In the wake of the 2020 election, Leaf – with the guidance of the election-denying lawyer, Stefanie Lambert – launched an investigation into the election in Barry county that remains open but has revealed no evidence of a plot. Still, Leaf has continued to tout his investigation, suggesting at the Constitutional Sheriffs and Peace Officers Association (CSPOA) this year that his work on the election had not yet concluded.

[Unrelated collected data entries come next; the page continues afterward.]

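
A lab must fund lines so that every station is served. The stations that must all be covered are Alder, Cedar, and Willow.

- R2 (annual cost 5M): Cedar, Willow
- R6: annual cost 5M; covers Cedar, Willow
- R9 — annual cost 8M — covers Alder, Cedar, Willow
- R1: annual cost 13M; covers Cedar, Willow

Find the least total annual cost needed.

The greedy cost-per-new-station heuristic would pick R2 and R9 for 13, but a cheaper cover exists.
R9 alone covers Alder, Cedar, Willow — every station.
Total annual cost: 8.
No cover costs less than 8.

8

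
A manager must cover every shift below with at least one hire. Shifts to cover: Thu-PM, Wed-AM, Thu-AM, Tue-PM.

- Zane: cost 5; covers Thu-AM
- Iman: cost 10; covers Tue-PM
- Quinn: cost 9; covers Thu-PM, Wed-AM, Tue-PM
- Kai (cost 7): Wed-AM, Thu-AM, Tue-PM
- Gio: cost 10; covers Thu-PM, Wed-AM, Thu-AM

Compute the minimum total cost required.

This is an integer covering problem.
The greedy cost-per-new-shift heuristic would pick Kai and Quinn for 16, but a cheaper cover exists.
Choose Zane and Quinn: together they cover Thu-PM, Wed-AM, Thu-AM, Tue-PM — every shift.
Total cost: 5 + 9 = 14.
No cover costs less than 14.

14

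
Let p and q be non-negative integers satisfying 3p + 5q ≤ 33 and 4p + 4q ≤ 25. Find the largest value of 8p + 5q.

Relaxing integrality, the LP optimum is 50.00 at (p,q) = (6.25, 0), which is not an integer point.
(p,q)=(6,0): 3·6+5·0=18≤33, 4·6+4·0=24≤25, objective 48.
(p,q)=(5,1): 3·5+5·1=20≤33, 4·5+4·1=24≤25, objective 45.
(p,q)=(5,0): 3·5+5·0=15≤33, 4·5+4·0=20≤25, objective 40.
No feasible integer point exceeds 48.

48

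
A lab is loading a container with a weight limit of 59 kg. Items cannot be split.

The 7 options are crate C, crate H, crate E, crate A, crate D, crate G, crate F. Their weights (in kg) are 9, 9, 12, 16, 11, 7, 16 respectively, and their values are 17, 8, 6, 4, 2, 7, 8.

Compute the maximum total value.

Take crate C, crate H, crate E, crate G, and crate F: weight 9 + 9 + 12 + 7 + 16 = 53 ≤ 59, value 17 + 8 + 6 + 7 + 8 = 46.
No other feasible combination does better.

46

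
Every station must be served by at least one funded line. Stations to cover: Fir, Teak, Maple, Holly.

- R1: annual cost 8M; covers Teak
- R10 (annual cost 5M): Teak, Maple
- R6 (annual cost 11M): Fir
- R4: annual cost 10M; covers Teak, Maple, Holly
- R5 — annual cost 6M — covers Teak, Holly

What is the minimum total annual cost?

21

Choose R6 and R4: together they cover Fir, Teak, Maple, Holly — every station.
Total annual cost: 11 + 10 = 21.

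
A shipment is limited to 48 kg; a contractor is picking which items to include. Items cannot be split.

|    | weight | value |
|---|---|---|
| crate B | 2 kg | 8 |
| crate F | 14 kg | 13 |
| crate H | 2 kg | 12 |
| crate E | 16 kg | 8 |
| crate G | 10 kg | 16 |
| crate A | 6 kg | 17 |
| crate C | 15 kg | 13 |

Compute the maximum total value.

71

Allowing fractional choices, the relaxed optimum would be about 78.1, but items are indivisible.
crate B + crate F + crate G + crate A + crate C: weight 2 + 14 + 10 + 6 + 15 = 47 ≤ 48, value 8 + 13 + 16 + 17 + 13 = 67.
crate F + crate H + crate G + crate A + crate C: weight 14 + 2 + 10 + 6 + 15 = 47 ≤ 48, value 13 + 12 + 16 + 17 + 13 = 71.
crate B + crate F + crate H + crate G + crate A: weight 2 + 14 + 2 + 10 + 6 = 34 ≤ 48, value 8 + 13 + 12 + 16 + 17 = 66.
Best is crate F, crate H, crate G, crate A, and crate C with total value 71.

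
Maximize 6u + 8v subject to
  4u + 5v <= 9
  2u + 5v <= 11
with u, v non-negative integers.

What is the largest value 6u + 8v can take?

14

Relaxing integrality, the LP optimum is 14.40 at (u,v) = (0, 1.8), which is not an integer point.
(u,v)=(1,1): 4·1+5·1=9≤9, 2·1+5·1=7≤11, objective 14.
(u,v)=(2,0): 4·2+5·0=8≤9, 2·2+5·0=4≤11, objective 12.
(u,v)=(0,1): 4·0+5·1=5≤9, 2·0+5·1=5≤11, objective 8.
The best lattice point is (1,1), giving 14.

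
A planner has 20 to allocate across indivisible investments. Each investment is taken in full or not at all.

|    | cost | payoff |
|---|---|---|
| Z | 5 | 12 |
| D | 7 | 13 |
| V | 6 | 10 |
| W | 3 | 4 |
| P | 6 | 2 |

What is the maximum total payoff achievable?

Allowing fractional choices, the relaxed optimum would be about 37.7, but investments are indivisible.
Z + D + W: cost 5 + 7 + 3 = 15 ≤ 20, payoff 12 + 13 + 4 = 29.
Z + D + V: cost 5 + 7 + 6 = 18 ≤ 20, payoff 12 + 13 + 10 = 35.
Best is Z, D, and V with total payoff 35.

35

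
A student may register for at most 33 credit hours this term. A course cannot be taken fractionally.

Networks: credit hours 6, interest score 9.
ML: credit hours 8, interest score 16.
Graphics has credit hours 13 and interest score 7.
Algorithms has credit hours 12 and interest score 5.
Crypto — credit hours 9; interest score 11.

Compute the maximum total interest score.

This is a 0-1 knapsack instance.
Allowing fractional choices, the relaxed optimum would be about 41.4, but courses are indivisible.
Networks + ML + Graphics: credit hours 6 + 8 + 13 = 27 ≤ 33, interest score 9 + 16 + 7 = 32.
ML + Graphics + Crypto: credit hours 8 + 13 + 9 = 30 ≤ 33, interest score 16 + 7 + 11 = 34.
Networks + ML + Crypto: credit hours 6 + 8 + 9 = 23 ≤ 33, interest score 9 + 16 + 11 = 36.
Best is Networks, ML, and Crypto with total interest score 36.

36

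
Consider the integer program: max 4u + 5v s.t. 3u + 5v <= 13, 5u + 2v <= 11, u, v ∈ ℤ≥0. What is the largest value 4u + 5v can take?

(u,v)=(1,2): 3·1+5·2=13≤13, 5·1+2·2=9≤11, objective 14.
(u,v)=(0,2): 3·0+5·2=10≤13, 5·0+2·2=4≤11, objective 10.
(u,v)=(1,1): 3·1+5·1=8≤13, 5·1+2·1=7≤11, objective 9.
Maximum is 14 at (u,v)=(1,2).

14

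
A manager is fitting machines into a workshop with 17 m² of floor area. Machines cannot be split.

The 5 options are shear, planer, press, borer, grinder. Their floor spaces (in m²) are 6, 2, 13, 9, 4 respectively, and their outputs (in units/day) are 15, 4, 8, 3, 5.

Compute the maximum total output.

Allowing fractional choices, the relaxed optimum would be about 27.1, but machines are indivisible.
shear + planer + borer: floor space 6 + 2 + 9 = 17 ≤ 17, output 15 + 4 + 3 = 22.
shear + planer + grinder: floor space 6 + 2 + 4 = 12 ≤ 17, output 15 + 4 + 5 = 24.
Best is shear, planer, and grinder with total output 24.

24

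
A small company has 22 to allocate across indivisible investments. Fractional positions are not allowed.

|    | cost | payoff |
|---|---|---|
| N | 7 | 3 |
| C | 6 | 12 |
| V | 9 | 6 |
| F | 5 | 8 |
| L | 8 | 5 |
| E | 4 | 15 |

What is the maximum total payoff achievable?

38

C + F + E: cost 6 + 5 + 4 = 15 ≤ 22, payoff 12 + 8 + 15 = 35.
N + C + F + E: cost 7 + 6 + 5 + 4 = 22 ≤ 22, payoff 3 + 12 + 8 + 15 = 38.
Best is N, C, F, and E with total payoff 38.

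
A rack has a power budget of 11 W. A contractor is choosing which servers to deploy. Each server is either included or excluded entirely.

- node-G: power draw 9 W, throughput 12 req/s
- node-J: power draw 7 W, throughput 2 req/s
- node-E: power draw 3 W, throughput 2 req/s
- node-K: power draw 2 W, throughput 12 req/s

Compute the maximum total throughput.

24

This is a 0-1 knapsack instance.
Take node-G and node-K: power draw 9 + 2 = 11 ≤ 11, throughput 12 + 12 = 24.
No other feasible combination does better.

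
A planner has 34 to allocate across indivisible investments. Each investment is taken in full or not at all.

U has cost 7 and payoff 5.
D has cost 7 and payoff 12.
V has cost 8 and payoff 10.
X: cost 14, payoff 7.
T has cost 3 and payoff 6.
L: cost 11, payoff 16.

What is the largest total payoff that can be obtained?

This is an integer program with binary decision variables.
U + D + V + L: cost 7 + 7 + 8 + 11 = 33 ≤ 34, payoff 5 + 12 + 10 + 16 = 43.
D + V + T + L: cost 7 + 8 + 3 + 11 = 29 ≤ 34, payoff 12 + 10 + 6 + 16 = 44.
Best is D, V, T, and L with total payoff 44.

44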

During the Covid-19 pandemic, Leaf – who has long espoused the idea that sheriffs should find alliances with militias – rallied alongside militia groups in opposition to Covid-19 lockdowns. Leaf’s defiance of social distancing mandates probably spoke to many residents of Barry county, which overwhelmingly elected Donald Trump in 2020. But he earned criticism, including from his own party, when he hedged his criticisms of men involved in the alleged plot to kidnap the Michigan governor, Gretchen Whitmer – suggesting they had performed a citizen’s arrest.
“In Michigan, if it’s a felony, you can make a felony arrest,” he told reporters at the time.
Leaf’s win suggests that despite some local opposition, his extreme ideology continues to find resonance in his rural Michigan county.
• This article’s headline was amended on 8 August 2024. An earlier version incorrectly stated that Dar Leaf won his re-election. He won his primary; the final election result had not been determined.